La pena capitale, con impiccagione, sedia elettrica, iniezione letale o fucilazione,
si estende a casi gravi di corruzione e puo' essere applicata anche alla coltivazione
di marijuana. I vescovi della Papua Nuova Guinea e Isole Salomone avevano ribadito
il loro “no” alla pena di morte, Come ha riferito a Fides una nota di padre Victor
Roche, segretario generale della Conferenza episcopale, la Chiesa locale aveva offerto
al dibattito pubblico tre ragioni per rifiutare la pena capitale. La prima è che è
contro la Bibbia e contro i principi cristiani, contro il comandamento “Non uccidere”.

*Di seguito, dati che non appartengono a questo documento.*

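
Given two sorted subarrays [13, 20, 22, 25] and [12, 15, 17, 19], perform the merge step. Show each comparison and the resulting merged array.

Merging process:

Compare 13 vs 12: take 12 from right. Merged: [12]
Compare 13 vs 15: take 13 from left. Merged: [12, 13]
Compare 20 vs 15: take 15 from right. Merged: [12, 13, 15]
Compare 20 vs 17: take 17 from right. Merged: [12, 13, 15, 17]
Compare 20 vs 19: take 19 from right. Merged: [12, 13, 15, 17, 19]
Append remaining from left: [20, 22, 25]. Merged: [12, 13, 15, 17, 19, 20, 22, 25]

Final merged array: [12, 13, 15, 17, 19, 20, 22, 25]
Total comparisons: 5

The merged array is [12, 13, 15, 17, 19, 20, 22, 25], requiring 5 comparisons. The merge step runs in O(n) time where n is the total number of elements.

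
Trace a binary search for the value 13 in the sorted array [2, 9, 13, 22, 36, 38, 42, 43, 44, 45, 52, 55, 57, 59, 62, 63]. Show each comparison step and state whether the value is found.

Binary search for 13 in [2, 9, 13, 22, 36, 38, 42, 43, 44, 45, 52, 55, 57, 59, 62, 63]:

lo=0, hi=15, mid=7, arr[mid]=43 -> 43 > 13, search left half
lo=0, hi=6, mid=3, arr[mid]=22 -> 22 > 13, search left half
lo=0, hi=2, mid=1, arr[mid]=9 -> 9 < 13, search right half
lo=2, hi=2, mid=2, arr[mid]=13 -> Found target at index 2!

Binary search finds 13 at index 2 after 4 comparisons. The search repeatedly halves the search space by comparing with the middle element.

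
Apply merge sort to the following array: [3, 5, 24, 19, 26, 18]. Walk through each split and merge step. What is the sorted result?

Merge sort trace:

Split: [3, 5, 24, 19, 26, 18] -> [3, 5, 24] and [19, 26, 18]
  Split: [3, 5, 24] -> [3] and [5, 24]
    Split: [5, 24] -> [5] and [24]
    Merge: [5] + [24] -> [5, 24]
  Merge: [3] + [5, 24] -> [3, 5, 24]
  Split: [19, 26, 18] -> [19] and [26, 18]
    Split: [26, 18] -> [26] and [18]
    Merge: [26] + [18] -> [18, 26]
  Merge: [19] + [18, 26] -> [18, 19, 26]
Merge: [3, 5, 24] + [18, 19, 26] -> [3, 5, 18, 19, 24, 26]

Final sorted array: [3, 5, 18, 19, 24, 26]

The merge sort proceeds by recursively splitting the array and merging sorted halves.
After all merges, the sorted array is [3, 5, 18, 19, 24, 26].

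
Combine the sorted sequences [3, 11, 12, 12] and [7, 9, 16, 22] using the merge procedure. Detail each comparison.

Merging process:

Compare 3 vs 7: take 3 from left. Merged: [3]
Compare 11 vs 7: take 7 from right. Merged: [3, 7]
Compare 11 vs 9: take 9 from right. Merged: [3, 7, 9]
Compare 11 vs 16: take 11 from left. Merged: [3, 7, 9, 11]
Compare 12 vs 16: take 12 from left. Merged: [3, 7, 9, 11, 12]
Compare 12 vs 16: take 12 from left. Merged: [3, 7, 9, 11, 12, 12]
Append remaining from right: [16, 22]. Merged: [3, 7, 9, 11, 12, 12, 16, 22]

Final merged array: [3, 7, 9, 11, 12, 12, 16, 22]
Total comparisons: 6

The merged array is [3, 7, 9, 11, 12, 12, 16, 22], requiring 6 comparisons. The merge step runs in O(n) time where n is the total number of elements.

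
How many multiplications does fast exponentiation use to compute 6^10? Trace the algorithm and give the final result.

Computing 6^10 by squaring (build up from 6^1; each line after the first costs one multiplication):

6^1 = 6
6^2 = (6^1)^2 = 6^2 = 36
6^4 = (6^2)^2 = 36^2 = 1296
6^5 = 6 * 6^4 = 6 * 1296 = 7776
6^10 = (6^5)^2 = 7776^2 = 60466176

Result: 60466176
Multiplications needed: 4 (4 lines after 6^1)

6^10 = 60466176. Using exponentiation by squaring, this requires 4 multiplications. The key idea: if the exponent is even, square the half-power; if odd, multiply by the base once.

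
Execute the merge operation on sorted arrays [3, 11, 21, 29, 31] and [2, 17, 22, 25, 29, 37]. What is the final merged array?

Merging process:

Compare 3 vs 2: take 2 from right. Merged: [2]
Compare 3 vs 17: take 3 from left. Merged: [2, 3]
Compare 11 vs 17: take 11 from left. Merged: [2, 3, 11]
Compare 21 vs 17: take 17 from right. Merged: [2, 3, 11, 17]
Compare 21 vs 22: take 21 from left. Merged: [2, 3, 11, 17, 21]
Compare 29 vs 22: take 22 from right. Merged: [2, 3, 11, 17, 21, 22]
Compare 29 vs 25: take 25 from right. Merged: [2, 3, 11, 17, 21, 22, 25]
Compare 29 vs 29: take 29 from left. Merged: [2, 3, 11, 17, 21, 22, 25, 29]
Compare 31 vs 29: take 29 from right. Merged: [2, 3, 11, 17, 21, 22, 25, 29, 29]
Compare 31 vs 37: take 31 from left. Merged: [2, 3, 11, 17, 21, 22, 25, 29, 29, 31]
Append remaining from right: [37]. Merged: [2, 3, 11, 17, 21, 22, 25, 29, 29, 31, 37]

Final merged array: [2, 3, 11, 17, 21, 22, 25, 29, 29, 31, 37]
Total comparisons: 10

The merged array is [2, 3, 11, 17, 21, 22, 25, 29, 29, 31, 37], requiring 10 comparisons. The merge step runs in O(n) time where n is the total number of elements.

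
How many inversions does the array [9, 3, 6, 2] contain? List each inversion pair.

Finding inversions in [9, 3, 6, 2]:

(0, 1): arr[0]=9 > arr[1]=3
(0, 2): arr[0]=9 > arr[2]=6
(0, 3): arr[0]=9 > arr[3]=2
(1, 3): arr[1]=3 > arr[3]=2
(2, 3): arr[2]=6 > arr[3]=2

Total inversions: 5

The array has 5 inversion(s): (0,1), (0,2), (0,3), (1,3), (2,3). Each pair (i,j) satisfies i < j and arr[i] > arr[j].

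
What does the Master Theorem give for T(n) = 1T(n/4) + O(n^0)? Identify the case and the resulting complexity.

Master Theorem for T(n) = 1T(n/4) + O(n^0):

a = 1, b = 4, c = 0
log_b(a) = log_4(1) = 0.0000

Case 2: c = 0 = log_4(1) = 0.0000
T(n) = O(n^0 log n) = O(log n)

For T(n) = 1T(n/4) + O(n^0): log_4(1) = 0.0000. This is Case 2 of the Master Theorem (c = log_b(a), equal work at all levels), giving O(log n).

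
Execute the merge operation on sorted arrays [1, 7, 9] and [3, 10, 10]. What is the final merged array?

Merging process:

Compare 1 vs 3: take 1 from left. Merged: [1]
Compare 7 vs 3: take 3 from right. Merged: [1, 3]
Compare 7 vs 10: take 7 from left. Merged: [1, 3, 7]
Compare 9 vs 10: take 9 from left. Merged: [1, 3, 7, 9]
Append remaining from right: [10, 10]. Merged: [1, 3, 7, 9, 10, 10]

Final merged array: [1, 3, 7, 9, 10, 10]
Total comparisons: 4

The merged array is [1, 3, 7, 9, 10, 10], requiring 4 comparisons. The merge step runs in O(n) time where n is the total number of elements.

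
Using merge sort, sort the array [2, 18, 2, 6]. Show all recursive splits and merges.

Merge sort trace:

Split: [2, 18, 2, 6] -> [2, 18] and [2, 6]
  Split: [2, 18] -> [2] and [18]
  Merge: [2] + [18] -> [2, 18]
  Split: [2, 6] -> [2] and [6]
  Merge: [2] + [6] -> [2, 6]
Merge: [2, 18] + [2, 6] -> [2, 2, 6, 18]

Final sorted array: [2, 2, 6, 18]

The merge sort proceeds by recursively splitting the array and merging sorted halves.
After all merges, the sorted array is [2, 2, 6, 18].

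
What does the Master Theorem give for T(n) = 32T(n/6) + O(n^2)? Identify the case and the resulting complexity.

Master Theorem for T(n) = 32T(n/6) + O(n^2):

a = 32, b = 6, c = 2
log_b(a) = log_6(32) = 1.9343

Case 3: c = 2 > log_6(32) = 1.9343
T(n) = O(n^2) = O(n^2)

For T(n) = 32T(n/6) + O(n^2): log_6(32) = 1.9343. This is Case 3 of the Master Theorem (c > log_b(a), work dominated by root), giving O(n^2).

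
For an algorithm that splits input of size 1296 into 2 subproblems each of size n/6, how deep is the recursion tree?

For divide and conquer with division factor 6:

Problem sizes at each level:
Level 0: 1296
Level 1: 216
Level 2: 36
Level 3: 6
Level 4: 1

The root is level 0 and the size-1 base case is level 4 (the tree spans levels 0 through 4, i.e. 5 levels counting the root), so the depth is the number of divisions: log_6(1296) = 4

The recursion tree depth is log_6(1296) = 4. At each level, the problem size is divided by 6, so it takes 4 divisions to reduce to a base case of size 1. The algorithm makes 2 recursive calls at each level.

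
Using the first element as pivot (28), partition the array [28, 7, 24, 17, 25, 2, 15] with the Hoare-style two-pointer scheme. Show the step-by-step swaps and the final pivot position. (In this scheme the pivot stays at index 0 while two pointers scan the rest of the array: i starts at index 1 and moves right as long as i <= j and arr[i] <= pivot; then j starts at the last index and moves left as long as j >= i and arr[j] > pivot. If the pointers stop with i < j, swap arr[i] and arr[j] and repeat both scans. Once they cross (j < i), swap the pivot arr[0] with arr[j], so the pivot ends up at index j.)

Hoare-style two-pointer partition with pivot = 28:

Initial array: [28, 7, 24, 17, 25, 2, 15]

Pointers start at i = 1, j = 6.
i ends at 7, j ends at 6: the pointers have crossed (j < i), so scanning stops.

Swap pivot arr[0] with arr[6] to place pivot at position 6: [15, 7, 24, 17, 25, 2, 28]
Pivot position: 6

After partitioning with pivot 28, the array becomes [15, 7, 24, 17, 25, 2, 28]. The pivot is placed at index 6. All elements to the left of the pivot are <= 28, and all elements to the right are > 28.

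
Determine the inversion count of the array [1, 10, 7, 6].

Finding inversions in [1, 10, 7, 6]:

(1, 2): arr[1]=10 > arr[2]=7
(1, 3): arr[1]=10 > arr[3]=6
(2, 3): arr[2]=7 > arr[3]=6

Total inversions: 3

The array has 3 inversion(s): (1,2), (1,3), (2,3). Each pair (i,j) satisfies i < j and arr[i] > arr[j].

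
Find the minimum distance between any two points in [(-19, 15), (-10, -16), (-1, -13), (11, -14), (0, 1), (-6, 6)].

Computing all pairwise distances among 6 points:

d((-19, 15), (-10, -16)) = 32.28
d((-19, 15), (-1, -13)) = 33.2866
d((-19, 15), (11, -14)) = 41.7253
d((-19, 15), (0, 1)) = 23.6008
d((-19, 15), (-6, 6)) = 15.8114
d((-10, -16), (-1, -13)) = 9.4868
d((-10, -16), (11, -14)) = 21.095
d((-10, -16), (0, 1)) = 19.7231
d((-10, -16), (-6, 6)) = 22.3607
d((-1, -13), (11, -14)) = 12.0416
d((-1, -13), (0, 1)) = 14.0357
d((-1, -13), (-6, 6)) = 19.6469
d((11, -14), (0, 1)) = 18.6011
d((11, -14), (-6, 6)) = 26.2488
d((0, 1), (-6, 6)) = 7.8102 <-- minimum

Closest pair: (0, 1) and (-6, 6) with distance 7.8102

The closest pair is (0, 1) and (-6, 6) with Euclidean distance 7.8102. For 6 points, brute-force pairwise comparison is shown above. For large n, the divide-and-conquer algorithm (sort by x, recurse on halves, check the dividing strip) achieves O(n log n).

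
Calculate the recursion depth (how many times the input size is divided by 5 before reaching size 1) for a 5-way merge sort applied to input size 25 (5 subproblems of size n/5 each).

For divide and conquer with division factor 5:

Problem sizes at each level:
Level 0: 25
Level 1: 5
Level 2: 1

The root is level 0 and the size-1 base case is level 2 (the tree spans levels 0 through 2, i.e. 3 levels counting the root), so the depth is the number of divisions: log_5(25) = 2

The recursion tree depth is log_5(25) = 2. At each level, the problem size is divided by 5, so it takes 2 divisions to reduce to a base case of size 1. The algorithm makes 5 recursive calls at each level.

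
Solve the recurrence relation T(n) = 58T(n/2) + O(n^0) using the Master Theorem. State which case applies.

Master Theorem for T(n) = 58T(n/2) + O(n^0):

a = 58, b = 2, c = 0
log_b(a) = log_2(58) = 5.8580

Case 1: c = 0 < log_2(58) = 5.8580
T(n) = O(n^(log_2 58))

For T(n) = 58T(n/2) + O(n^0): log_2(58) = 5.8580. This is Case 1 of the Master Theorem (c < log_b(a), work dominated by leaves), giving O(n^(log_2 58)).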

Poiché Dio è l'autore della vita “né la magistratura né il governo hanno il potere
di togliere la vita a qualcuno”. La seconda ragione è che “la pena di morte non ha
fatto diminuire il tasso di criminalità nei Paesi in cui viene utilizzata e la Papua
Nuova Guinea non farà eccezione”. “Migliorare il sistema di giustizia e dare la certezza
della pena sono deterrenti anche migliori per il crimine”, notano i vescovi. In terzo
luogo, la Chiesa chiede: “Chi giustizierà i criminali condannati a morte in Papua
Nuova Guinea? Saranno connazionali o alcuni stranieri pagati? Se saranno nostri concittadini,
potrebbero aver luogo uccisioni per vendetta contro la famiglia dei carnefici”, dunque
questo provvedimento potrebbe “far scoppiare lotte tribali”, a danno dell’armonia
nella società. Dal canto suo Amnesty International ha condannato il ritorno alla pena
di morte in Papua Nuova Guinea come una maniera ''orribile e repressiva'' oltre che''controproducente'',
di combattere il crimine. (R.P.)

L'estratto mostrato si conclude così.